When Paolo Palmero plays tennis, he knows his racket can improve his game, not by adding power and spin but by measuring them.
Palmero was among 50 applicants chosen this fall to test the new Babolat Play Pure Drive rackets with sensors that measure power and spin as well as the contact point with the ball. Players can download the data to smartphones or computers using Bluetooth or a USB port.
"It has given me a hard look at my game," said Palmero, 40, who lives in Manhattan and works at the United Nations. "It's a reality check."
The Babolat Play, which sells for $399, is the latest in a wave of racket innovation. Modest adjustments have been common in the past to increase sales of new models, but this year, more significant innovations have been made. Head introduced a material, graphene, meant to generate more power, and Wilson and Prince changed their stringing patterns drastically to generate more spin.
"The tennis market is changing," said Roger Petersman, Head's United States product business manager. "It's becoming more competitive, and consumers are smarter, so you need something new to grab their attention."
This month, the company introduced the $399 Head Custom Made, which allows consumers to select length, weight, balance, grip shape and material, and string pattern for their rackets. Each one will be customized in Head's Austrian lab.
"We know what the economy has done to retail," Petersman said. "People need a reason to change rackets.
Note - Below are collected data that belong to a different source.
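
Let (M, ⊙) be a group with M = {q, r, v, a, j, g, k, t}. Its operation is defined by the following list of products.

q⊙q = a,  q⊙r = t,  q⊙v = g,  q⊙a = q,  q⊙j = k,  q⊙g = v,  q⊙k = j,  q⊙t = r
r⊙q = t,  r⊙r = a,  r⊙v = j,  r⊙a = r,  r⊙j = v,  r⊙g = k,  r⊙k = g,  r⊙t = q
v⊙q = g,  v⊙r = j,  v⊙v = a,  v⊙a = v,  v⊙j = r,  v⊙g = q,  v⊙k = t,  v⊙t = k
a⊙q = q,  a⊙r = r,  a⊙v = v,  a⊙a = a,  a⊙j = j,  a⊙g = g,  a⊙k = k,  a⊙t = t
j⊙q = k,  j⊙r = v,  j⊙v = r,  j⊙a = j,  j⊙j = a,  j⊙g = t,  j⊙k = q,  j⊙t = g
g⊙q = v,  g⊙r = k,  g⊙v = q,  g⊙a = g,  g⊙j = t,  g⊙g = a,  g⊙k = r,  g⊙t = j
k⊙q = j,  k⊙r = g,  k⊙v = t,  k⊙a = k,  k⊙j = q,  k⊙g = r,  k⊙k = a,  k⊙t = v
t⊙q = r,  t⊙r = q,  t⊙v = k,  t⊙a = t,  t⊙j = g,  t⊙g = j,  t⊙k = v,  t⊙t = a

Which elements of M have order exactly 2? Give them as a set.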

This is for people who want the best, are very particular and are not afraid to spend money."
Eric Babolat, the president and chief executive of Babolat, said his company's high-tech racket, 10 years in the making, went beyond individualization.
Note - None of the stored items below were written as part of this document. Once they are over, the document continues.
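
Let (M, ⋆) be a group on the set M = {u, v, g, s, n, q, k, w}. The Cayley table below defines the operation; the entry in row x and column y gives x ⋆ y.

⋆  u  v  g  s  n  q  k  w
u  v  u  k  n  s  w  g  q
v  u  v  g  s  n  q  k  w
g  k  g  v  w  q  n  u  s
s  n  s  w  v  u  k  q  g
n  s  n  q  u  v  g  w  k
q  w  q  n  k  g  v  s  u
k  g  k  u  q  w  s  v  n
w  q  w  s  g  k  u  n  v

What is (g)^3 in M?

g^1 = g
g^2 = g ⋆ g = v
g^3 = v ⋆ g = g

g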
"This is not a new page, it is a new book," Babolat said, likening it to the way sound changed movies and predicting that all rackets would eventually be connected.
A new International Tennis Federation rule will allow the Babolat racket to be used during tournament play but will prohibit players from looking at the data during matches.
Babolat acknowledged the racket's weaknesses, including its difficulty in discerning a first serve from a second serve. The racket's timing mechanism and algorithms will eventually be adjusted, he said, and early adopters will be able to upgrade the app without buying a new one.
"Until now, players have had no concrete information about their game," Babolat said. "Type and number of strokes, spin level, ball impact location, total and effective play time, power, endurance, technique, consistency, energy, rallies — all of this is brand-new information that has never before been available to players. Babolat Play allows players to essentially take a picture of their game, and understand how and where they can make key improvements."
Testing revealed that players loved comparing measurements like power levels, Babolat said. The data allow comparisons among Babolat Play owners worldwide, and he said he expected that to be popular with younger players who gravitate toward using technology for social interaction.
Although Fo Tien was among the Babolat racket testers, he said he did not feel he was ushering in a revolution.
"It's more of a novelty for me," said Tien, 43, who works in finance and lives in Diamond Bar, Calif. He was shocked to find that his hardest shots registered in the 50s on the scale Babolat established. Rafael Nadal, by comparison, hits in the 90s.
"But most of the data is confirming what I already knew," he said, adding that he found the community aspects "hokey."
"I already know I hit my shots on the upper part of the hoop so the ball stays on the string bed a split second longer," he said.
Tien is a 4.0-to-4.5 player on the United States Tennis Association's self-rating scale from 1.5 to 7.0. He said that the new Babolat racket could be good for beginners and for teaching professionals, but that it would be more helpful for his game if the information was broken down shot by shot. "This is still the first generation," he said. "There's a lot of opportunity there."
Palmero, a 3.5 player, said the Babolat racket was improving his game. The numbers provide reminders of his flaws and motivation to break his bad habits.
"I'm not as fast as I used to be, so when I run around my backhand, I'm hitting more defensive forehands," he said. "I'm also finding I hit more topspin on my backhand in practice, then I revert to slices during matches."
Goran Draskovic, 36, a software consultant in Orlando, Fla., said the racket was an effective coach and "a game changer."
Although he is a 4.5 player, Draskovic said he discovered that he hit more shots near the top of the racket and on the sides than he had thought.
"I had no clue I'm that bad," he said. "It's helping me because I'm reducing the percentage of off-center shots."
Lavie Sak, a teaching pro with an engineering background, said tennis was starved for such data, but he was moving in a different direction. This year, Sak and Sergey Feingold founded Shot Stats to design a device to provide instant feedback on racket head speed and a shot's rotations per minute. It will be small enough to attach to the strings like a vibration dampener, and they hope to make it available next summer.
"It will be more accurate than the Babolat Play because it is closer to the contact point, and you will get instant data," Sak said.
Such a device appealed to Tien because it could measure his play with different rackets or the effect of adjustments to his racket.
But Tien said much of what happened with the racket depended on the quality of a player's footwork, so he suggested one more gadget: "Someone should invent a sneaker with an electronic impulse center that gives you shocks to keep you on your toes and moving your feet."